En 1539, cuando apenas contaba veintidós años, dejó atrás su casa de adobe, su padre anciano y sus
hermanas, con la determinación secreta de no volver. Partió a pie hacia Sevilla, como tantos otros, para
embarcarse rumbo a Nueva España, 47 años después de que Colón pisara por primera vez el Nuevo Mundo y
poco más de tres décadas después de la partida de Pizarro hacia las tierras del sur.
La travesía en barco fue larga y hostil. Francisco, que no era soldado ni clérigo, viajó como uno más entre la
multitud de mozos de labor y aspirantes a fortuna. No buscaba oro, sino tierra, futuro, acaso dignidad.
Al llegar a Veracruz, lo sorprendió un mundo de luz distinta, donde las montañas no eran suaves como las de
Palencia, y el cielo parecía más próximo al suelo. En la Ciudad de México, asentada sobre las ruinas de
Tenochtitlan, encontró trabajo en las tierras de un encomendero. Aprendió a manejar bueyes y a sembrar maíz,
a convivir con indígenas que hablaban lenguas tan extrañas como él lo era para ellos. Nunca empuñó una
espada, pero supo abrirse paso con esfuerzo y cautela.

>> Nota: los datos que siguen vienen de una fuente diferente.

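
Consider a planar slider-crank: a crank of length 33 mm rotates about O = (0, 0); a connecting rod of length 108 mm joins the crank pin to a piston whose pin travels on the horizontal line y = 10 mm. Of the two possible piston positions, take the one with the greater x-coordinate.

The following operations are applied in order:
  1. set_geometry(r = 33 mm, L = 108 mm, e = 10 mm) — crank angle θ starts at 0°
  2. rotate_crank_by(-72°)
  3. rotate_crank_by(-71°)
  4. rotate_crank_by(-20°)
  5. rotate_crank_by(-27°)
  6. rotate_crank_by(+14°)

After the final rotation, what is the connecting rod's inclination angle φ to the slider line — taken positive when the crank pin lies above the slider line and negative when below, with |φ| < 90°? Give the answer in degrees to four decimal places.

-6.5406

set_geometry: r = 33 mm, L = 108 mm, e = 10 mm; θ ← 0°
rotate_crank_by(-72°): θ ← 0° -72° = -72°
rotate_crank_by(-71°): θ ← -72° -71° = -143°
rotate_crank_by(-20°): θ ← -143° -20° = -163°
rotate_crank_by(-27°): θ ← -163° -27° = -190°
rotate_crank_by(+14°): θ ← -190° +14° = -176°
crank pin P = (r cos θ, r sin θ) = (-32.919614, -2.301964)
h = r sin θ − e = -2.301964 − 10 = -12.301964
sin φ = h / L = -12.301964 / 108 = -0.11390707
φ = arcsin(-0.11390707) = -6.540591°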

Con el tiempo, Francisco pidió tierras más al sur, en los márgenes de Oaxaca. Fundó una pequeña estancia y
tomó por compañera a una mujer indígena, de nombre Tequixquiapan, que los vecinos castellanizaron en
Teresa. Con ella tuvo dos hijos. Nunca se casaron formalmente, pero vivieron como matrimonio, compartiendo
mesa, trabajo y oración.
A diferencia de otros, Francisco no despreció lo que encontró. Había dejado atrás la piedra fría de Villaproviano
y encontró calor en la tierra roja de América. Su lengua se mezcló con otras; su fe, con los dioses antiguos que
aún habitaban los montes.
Años más tarde, dictó una carta al escribano del pueblo, dirigida a un sobrino en Carrión de los Condes,
pidiendo noticias. Supo entonces que su padre había muerto y que la vieja casa de la familia había pasado a
otras manos. Nada lo retenía ya al otro lado del mar.

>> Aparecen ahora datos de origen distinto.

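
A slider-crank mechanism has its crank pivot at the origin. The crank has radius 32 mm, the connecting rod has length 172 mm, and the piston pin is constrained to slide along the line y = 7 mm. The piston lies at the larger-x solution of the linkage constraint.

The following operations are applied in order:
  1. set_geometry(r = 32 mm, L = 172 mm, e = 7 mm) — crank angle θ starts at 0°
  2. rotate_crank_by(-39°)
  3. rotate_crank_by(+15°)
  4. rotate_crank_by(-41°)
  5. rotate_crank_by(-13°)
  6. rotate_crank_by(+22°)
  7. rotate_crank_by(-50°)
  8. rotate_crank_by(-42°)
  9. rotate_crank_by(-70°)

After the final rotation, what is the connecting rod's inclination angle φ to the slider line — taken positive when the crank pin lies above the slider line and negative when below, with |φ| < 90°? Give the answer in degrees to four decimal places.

4.2348

set_geometry: r = 32 mm, L = 172 mm, e = 7 mm; θ ← 0°
rotate_crank_by(-39°): θ ← 0° -39° = -39°
rotate_crank_by(+15°): θ ← -39° +15° = -24°
rotate_crank_by(-41°): θ ← -24° -41° = -65°
rotate_crank_by(-13°): θ ← -65° -13° = -78°
rotate_crank_by(+22°): θ ← -78° +22° = -56°
rotate_crank_by(-50°): θ ← -56° -50° = -106°
rotate_crank_by(-42°): θ ← -106° -42° = -148°
rotate_crank_by(-70°): θ ← -148° -70° = -218°
crank pin P = (r cos θ, r sin θ) = (-25.216344, 19.701167)
h = r sin θ − e = 19.701167 − 7 = 12.701167
sin φ = h / L = 12.701167 / 172 = 0.07384400
φ = arcsin(0.07384400) = 4.234804°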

Murió en 1583, rodeado de sus nietos, bajo la sombra de un árbol frondoso que en Castilla no crecía. Había
vivido más de sesenta años, y aunque nunca tuvo escudo, ni título, ni crónica, dejó su nombre grabado en un
registro polvoriento, en alguna partida de tierras y en los rezos de su descendencia.
En la nueva tierra que lo adoptó, Francisco de Lerones dejó atrás el polvo de la llanura castellana y se convirtió,
sin pretenderlo, en raíz de una nueva rama del mundo.
Los descendientes de Francisco Lerones contribuyeron a la edificación de la civilización hispánica.